CAVE system is a foundation of mutagenesis that can be used for both host-range increasing and enhancing characteristics of bacteria. This is done through selective mutation which is discussed slightly above. We use evolution and mutations and pick the best mutations for optimizing bacteriophages. This can be used for almost all features of bacteriophages. For example, using mutagenesis can allow a phage to possess the binding receptor of OMKO1 which can infect Pseudomonas aeruginosa using the outer membrane porin M (OprM) which is part of the antibiotic efflux pump.
This allows for mutagenesis to not just increase host-range, but also possess different inhibiting mechanisms against bacterial resistance mechanisms. This also applies for enzymes like dispersin B in the T7 phage which can deliver biofilm-degradation through the enzyme. The engineered phage T7 expressed DspB gene of Actinobacillus actinomycetemcomitans derived by T7 φ10 promoter, which can be recognized by T7 RNA polymerase, therefore can significantly reduce bacterial count in a single-species E. coli biofilm than the T7 phage control did. The same T7 was used to interfere with quorum sensing and inhibit biofilm formation, one of the primary resistance mechanisms.
The problem with this system however is that it is very difficult in many cases to identify desirable bacteriophages that can actually lyse a bacteria when infected. We feel that phage-derived enzymes directly from virion-associated lysins, endolysin, and deploymerace can be used to lyse bacteria and can be used with any phage through intraperitoneal inoculation. The benefit of this is that they can lyse a wide range of species rather than strains.
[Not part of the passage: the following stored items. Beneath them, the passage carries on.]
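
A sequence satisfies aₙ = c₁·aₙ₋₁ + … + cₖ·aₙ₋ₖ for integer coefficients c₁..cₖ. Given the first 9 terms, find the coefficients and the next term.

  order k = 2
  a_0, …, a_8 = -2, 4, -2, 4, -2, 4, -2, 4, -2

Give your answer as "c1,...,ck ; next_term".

0,1 ; 4

  a_2 = 0·4 + 1·-2 = -2
  a_3 = 0·-2 + 1·4 = 4
  a_4 = 0·4 + 1·-2 = -2
  a_5 = 0·-2 + 1·4 = 4
  a_6 = 0·4 + 1·-2 = -2
  a_7 = 0·-2 + 1·4 = 4
  a_8 = 0·4 + 1·-2 = -2
  a_9 = 0·-2 + 1·4 = 4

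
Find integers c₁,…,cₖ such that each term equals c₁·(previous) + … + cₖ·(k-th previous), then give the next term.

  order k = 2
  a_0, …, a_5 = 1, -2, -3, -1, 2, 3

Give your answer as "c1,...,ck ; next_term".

  a_2 = 1·-2 + -1·1 = -3
  a_3 = 1·-3 + -1·-2 = -1
  a_4 = 1·-1 + -1·-3 = 2
  a_5 = 1·2 + -1·-1 = 3
  a_6 = 1·3 + -1·2 = 1

1,-1 ; 1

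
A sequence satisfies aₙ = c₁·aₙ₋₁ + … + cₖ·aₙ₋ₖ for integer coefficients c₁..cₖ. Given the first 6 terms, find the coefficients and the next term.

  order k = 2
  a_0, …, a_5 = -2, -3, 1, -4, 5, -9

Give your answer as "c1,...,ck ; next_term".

-1,1 ; 14

  a_2 = -1·-3 + 1·-2 = 1
  a_3 = -1·1 + 1·-3 = -4
  a_4 = -1·-4 + 1·1 = 5
  a_5 = -1·5 + 1·-4 = -9
  a_6 = -1·-9 + 1·5 = 14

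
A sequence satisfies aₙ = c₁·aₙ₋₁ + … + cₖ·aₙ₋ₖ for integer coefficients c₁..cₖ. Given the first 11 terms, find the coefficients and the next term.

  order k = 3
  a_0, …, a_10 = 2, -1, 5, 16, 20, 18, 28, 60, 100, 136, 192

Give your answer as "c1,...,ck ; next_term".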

Several studies have exploited the fact that host range is linked to tail fiber composition for some phages. One scientist Yoichi genetically modified a T2 phage by swapping the long tail fiber genes (gp37 and gp38) with those from phage PP01, which specifically targets E. coli O157:H7. The exchange was done by homologous recombination between the genome of phage T2 and a plasmid carrying two regions of homology, flanking the gp37 and gp38 genes of PP01. As DNA synthesis, sequencing, and genome engineering tech will become more efficient, it will significantly expedite the possible host range.
We can also use phages for phagemids which encode plasmids to target certain resistance genes like for targeting the aph-3 kanamycin resistance gene that was packaged in the Staphylococcal phage ΦNM. Phasmids have been used to transfer foreign DNA across several bacterial species that helped express genes for protective antigens for a variety of pathogens.